The increased capacity of the new facility at 450 West El Camino Ave. has doubled the number of youths who can participate in the teen center’s daily programs, and Stanford Settlement officials expect more teens to follow.
“In the old building, we’d have 20 to 25 kids at a time, but now we can have 50 to 75 in a day,” noted Sister of Social Service Jeanne Felion, longtime executive director of Stanford Settlement, a neighborhood-based multi-purpose social service agency serving the Gardenland-Northgate, north Sacramento and Natomas neighborhoods.
The recent economic downturn has greatly increased the need for social services in these neighborhoods just as funding has been cut to many service-providing agencies, Sister Felion told The Herald. Stanford Settlement typically serves 100 to 150 teens in a year, but Sister Felion believes that the new Carl R. Hansen Teen Center will allow the neighborhood center to increase its outreach to 200 to 300 teens per year.
The new 10,600-square-foot facility includes an indoor basketball court, computer lab, kitchen and activities room. It replaces a 1,000-square-foot building that had housed the teen programs since 1978. The old building, part of an abandoned elementary school, had been built in 1939 as part of the Works Project Administration.
The new teen center is named for Carl Hansen, a member of the family that owned a local dairy company, Crystal Cream and Butter. Hansen was a member of or affiliated with Stanford Settlement’s board of trustees from the 1970s until his death in 2002, Sister Felion said.
“Carl was a very gentle, very calm man who developed a strong commitment to helping young people,” she said. In the 1990s, Hansen spearheaded the efforts to buy land for the new teen center, and started an endowment fund for keeping teen programs running, she said.
Sister Felion singled out Sacramento city councilmember Ray Tretheway as a supporter “who has been on our side every step of the way.”
Tretheway identified sources of funding for the teen center, which included a $1.7 million grant from the city of Sacramento, and helped the agency connect with other supporters, Sister Felion noted.
Tretheway, who noted at the dedication ceremony that he moved to a part of the neighborhood 31 years ago, said that at the new teen center, “our youth will have their own special place where friendships grow, homework happens and healthy, safe activities thrive every day.”
The teen center is part of Stanford Settlement Neighborhood Center, which has been providing services to neighborhood children, teens and seniors since the early 1960s, according to Sister Felion, who began working at the neighborhood center in 1975.
Programs for teens include after school healthy snacks, help with homework and arts and crafts, as well as social skills building, counseling and crisis intervention.
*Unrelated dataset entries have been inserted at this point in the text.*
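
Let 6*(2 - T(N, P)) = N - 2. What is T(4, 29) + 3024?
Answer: 9077/3 ≈ 3025.7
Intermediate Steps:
T(N, P) = 7/3 - N/6 (T(N, P) = 2 - (N - 2)/6 = 2 - (-2 + N)/6 = 2 + (⅓ - N/6) = 7/3 - N/6)
T(4, 29) + 3024 = (7/3 - ⅙*4) + 3024 = (7/3 - ⅔) + 3024 = 5/3 + 3024 = 9077/3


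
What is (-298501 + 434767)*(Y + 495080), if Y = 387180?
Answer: 120222041160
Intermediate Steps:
(-298501 + 434767)*(Y + 495080) = (-298501 + 434767)*(387180 + 495080) = 136266*882260 = 120222041160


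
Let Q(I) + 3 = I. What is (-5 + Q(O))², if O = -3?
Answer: 121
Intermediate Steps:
Q(I) = -3 + I
(-5 + Q(O))² = (-5 + (-3 - 3))² = (-5 - 6)² = (-11)² = 121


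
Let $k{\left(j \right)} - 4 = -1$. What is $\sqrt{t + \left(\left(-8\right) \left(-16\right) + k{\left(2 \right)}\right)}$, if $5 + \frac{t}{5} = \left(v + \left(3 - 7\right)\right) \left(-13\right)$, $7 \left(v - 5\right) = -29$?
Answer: $\frac{2 \sqrt{3801}}{7} \approx 17.615$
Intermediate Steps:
$v = \frac{6}{7}$ ($v = 5 + \frac{1}{7} \left(-29\right) = 5 - \frac{29}{7} = \frac{6}{7} \approx 0.85714$)
$k{\left(j \right)} = 3$ ($k{\left(j \right)} = 4 - 1 = 3$)
$t = \frac{1255}{7}$ ($t = -25 + 5 \left(\frac{6}{7} + \left(3 - 7\right)\right) \left(-13\right) = -25 + 5 \left(\frac{6}{7} - 4\right) \left(-13\right) = -25 + 5 \left(\left(- \frac{22}{7}\right) \left(-13\right)\right) = -25 + 5 \cdot \frac{286}{7} = -25 + \frac{1430}{7} = \frac{1255}{7} \approx 179.29$)
$\sqrt{t + \left(\left(-8\right) \left(-16\right) + k{\left(2 \right)}\right)} = \sqrt{\frac{1255}{7} + \left(\left(-8\right) \left(-16\right) + 3\right)} = \sqrt{\frac{1255}{7} + \left(128 + 3\right)} = \sqrt{\frac{1255}{7} + 131} = \sqrt{\frac{2172}{7}} = \frac{2 \sqrt{3801}}{7}$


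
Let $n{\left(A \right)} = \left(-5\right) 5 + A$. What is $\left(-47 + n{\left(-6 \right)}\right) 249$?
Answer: $-19422$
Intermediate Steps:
$n{\left(A \right)} = -25 + A$
$\left(-47 + n{\left(-6 \right)}\right) 249 = \left(-47 - 31\right) 249 = \left(-78\right) 249 = -19422$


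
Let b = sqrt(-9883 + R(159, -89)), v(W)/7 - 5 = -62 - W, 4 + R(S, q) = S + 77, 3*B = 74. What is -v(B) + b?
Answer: 1715/3 + I*sqrt(9651) ≈ 571.67 + 98.24*I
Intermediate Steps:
B = 74/3 (B = (1/3)*74 = 74/3 ≈ 24.667)
R(S, q) = 73 + S (R(S, q) = -4 + (S + 77) = -4 + (77 + S) = 73 + S)
v(W) = -399 - 7*W (v(W) = 35 + 7*(-62 - W) = 35 + (-434 - 7*W) = -399 - 7*W)
b = I*sqrt(9651) (b = sqrt(-9883 + (73 + 159)) = sqrt(-9883 + 232) = sqrt(-9651) = I*sqrt(9651) ≈ 98.24*I)
-v(B) + b = -(-399 - 7*74/3) + I*sqrt(9651) = -(-399 - 518/3) + I*sqrt(9651) = -1*(-1715/3) + I*sqrt(9651) = 1715/3 + I*sqrt(9651)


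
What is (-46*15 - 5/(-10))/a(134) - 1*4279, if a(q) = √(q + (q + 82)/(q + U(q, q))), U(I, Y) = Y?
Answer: -4279 - 1379*√151286/9032 ≈ -4338.4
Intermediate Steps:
a(q) = √(q + (82 + q)/(2*q)) (a(q) = √(q + (q + 82)/(q + q)) = √(q + (82 + q)/((2*q))) = √(q + (82 + q)*(1/(2*q))) = √(q + (82 + q)/(2*q)))
(-46*15 - 5/(-10))/a(134) - 1*4279 = (-46*15 - 5/(-10))/((√(2 + 4*134 + 164/134)/2)) - 1*4279 = (-690 - 5*(-⅒))/((√(2 + 536 + 164*(1/134))/2)) - 4279 = (-690 + ½)/((√(2 + 536 + 82/67)/2)) - 4279 = -1379*√151286/4516/2 - 4279 = -1379*√151286/9032 - 4279 = -4279 - 1379*√151286/9032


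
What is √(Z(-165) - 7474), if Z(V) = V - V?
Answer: I*√7474 ≈ 86.452*I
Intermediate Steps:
Z(V) = 0
√(Z(-165) - 7474) = √(0 - 7474) = √(-7474) = I*√7474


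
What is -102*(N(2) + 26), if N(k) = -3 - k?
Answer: -2142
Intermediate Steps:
-102*(N(2) + 26) = -102*((-3 - 1*2) + 26) = -102*((-3 - 2) + 26) = -102*(-5 + 26) = -102*21 = -2142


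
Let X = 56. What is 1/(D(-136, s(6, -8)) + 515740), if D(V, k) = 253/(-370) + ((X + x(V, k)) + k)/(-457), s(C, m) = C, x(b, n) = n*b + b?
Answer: 169090/87206690279 ≈ 1.9390e-6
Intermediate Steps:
x(b, n) = b + b*n (x(b, n) = b*n + b = b + b*n)
D(V, k) = -136341/169090 - k/457 - V*(1 + k)/457 (D(V, k) = 253/(-370) + ((56 + V*(1 + k)) + k)/(-457) = 253*(-1/370) + (56 + k + V*(1 + k))*(-1/457) = -253/370 + (-56/457 - k/457 - V*(1 + k)/457) = -136341/169090 - k/457 - V*(1 + k)/457)
1/(D(-136, s(6, -8)) + 515740) = 1/((-136341/169090 - 1/457*6 - 1/457*(-136)*(1 + 6)) + 515740) = 1/((-136341/169090 - 6/457 - 1/457*(-136)*7) + 515740) = 1/((-136341/169090 - 6/457 + 952/457) + 515740) = 1/(213679/169090 + 515740) = 1/(87206690279/169090) = 169090/87206690279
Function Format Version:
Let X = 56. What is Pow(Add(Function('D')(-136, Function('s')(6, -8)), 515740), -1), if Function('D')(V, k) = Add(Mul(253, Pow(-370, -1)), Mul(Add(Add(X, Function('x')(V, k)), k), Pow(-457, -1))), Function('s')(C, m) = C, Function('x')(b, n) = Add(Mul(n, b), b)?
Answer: Rational(169090, 87206690279) ≈ 1.9390e-6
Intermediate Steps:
Function('x')(b, n) = Add(b, Mul(b, n)) (Function('x')(b, n) = Add(Mul(b, n), b) = Add(b, Mul(b, n)))
Function('D')(V, k) = Add(Rational(-136341, 169090), Mul(Rational(-1, 457), k), Mul(Rational(-1, 457), V, Add(1, k))) (Function('D')(V, k) = Add(Mul(253, Pow(-370, -1)), Mul(Add(Add(56, Mul(V, Add(1, k))), k), Pow(-457, -1))) = Add(Mul(253, Rational(-1, 370)), Mul(Add(56, k, Mul(V, Add(1, k))), Rational(-1, 457))) = Add(Rational(-253, 370), Add(Rational(-56, 457), Mul(Rational(-1, 457), k), Mul(Rational(-1, 457), V, Add(1, k)))) = Add(Rational(-136341, 169090), Mul(Rational(-1, 457), k), Mul(Rational(-1, 457), V, Add(1, k))))
Pow(Add(Function('D')(-136, Function('s')(6, -8)), 515740), -1) = Pow(Add(Add(Rational(-136341, 169090), Mul(Rational(-1, 457), 6), Mul(Rational(-1, 457), -136, Add(1, 6))), 515740), -1) = Pow(Add(Add(Rational(-136341, 169090), Rational(-6, 457), Mul(Rational(-1, 457), -136, 7)), 515740), -1) = Pow(Add(Add(Rational(-136341, 169090), Rational(-6, 457), Rational(952, 457)), 515740), -1) = Pow(Add(Rational(213679, 169090), 515740), -1) = Pow(Rational(87206690279, 169090), -1) = Rational(169090, 87206690279)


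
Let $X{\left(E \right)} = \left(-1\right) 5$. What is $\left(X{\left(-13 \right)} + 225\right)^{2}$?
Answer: $48400$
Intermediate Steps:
$X{\left(E \right)} = -5$
$\left(X{\left(-13 \right)} + 225\right)^{2} = \left(-5 + 225\right)^{2} = 220^{2} = 48400$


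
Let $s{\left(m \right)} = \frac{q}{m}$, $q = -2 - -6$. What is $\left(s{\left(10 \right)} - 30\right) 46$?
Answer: $- \frac{6808}{5} \approx -1361.6$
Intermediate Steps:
$q = 4$ ($q = -2 + 6 = 4$)
$s{\left(m \right)} = \frac{4}{m}$
$\left(s{\left(10 \right)} - 30\right) 46 = \left(\frac{4}{10} - 30\right) 46 = \left(4 \cdot \frac{1}{10} - 30\right) 46 = \left(\frac{2}{5} - 30\right) 46 = \left(- \frac{148}{5}\right) 46 = - \frac{6808}{5}$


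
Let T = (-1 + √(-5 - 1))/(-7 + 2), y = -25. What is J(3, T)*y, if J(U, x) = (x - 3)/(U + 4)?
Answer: 10 + 5*I*√6/7 ≈ 10.0 + 1.7496*I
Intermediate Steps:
T = ⅕ - I*√6/5 (T = (-1 + √(-6))/(-5) = (-1 + I*√6)*(-⅕) = ⅕ - I*√6/5 ≈ 0.2 - 0.4899*I)
J(U, x) = (-3 + x)/(4 + U)
J(3, T)*y = ((-3 + (⅕ - I*√6/5))/(4 + 3))*(-25) = ((-14/5 - I*√6/5)/7)*(-25) = (-⅖ - I*√6/35)*(-25) = 10 + 5*I*√6/7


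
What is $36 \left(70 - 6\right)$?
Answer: $2304$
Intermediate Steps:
$36 \left(70 - 6\right) = 36 \cdot 64 = 2304$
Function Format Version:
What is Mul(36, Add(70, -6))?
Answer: 2304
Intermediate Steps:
Mul(36, Add(70, -6)) = Mul(36, 64) = 2304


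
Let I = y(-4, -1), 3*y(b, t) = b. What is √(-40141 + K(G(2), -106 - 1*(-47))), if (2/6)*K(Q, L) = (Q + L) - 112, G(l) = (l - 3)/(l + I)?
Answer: I*√162634/2 ≈ 201.64*I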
Senior services include lunches, transportation, counseling, blood pressure checks and referrals.
The neighborhood center also donates 700 Christmas baskets locally each year. At least one staff member speaks both Spanish and English, which is helpful in ministry in the surrounding traditionally Latino neighborhoods, Sister Felion noted.
“What we need now is the funding to staff more programs and to staff longer hours for existing programs,” Sister Felion said, explaining that after school programs run until 7 p.m. on school days and only to 5 p.m. on non-school days. “We have the facilities,” she said. “Now we need more programs for the kids.”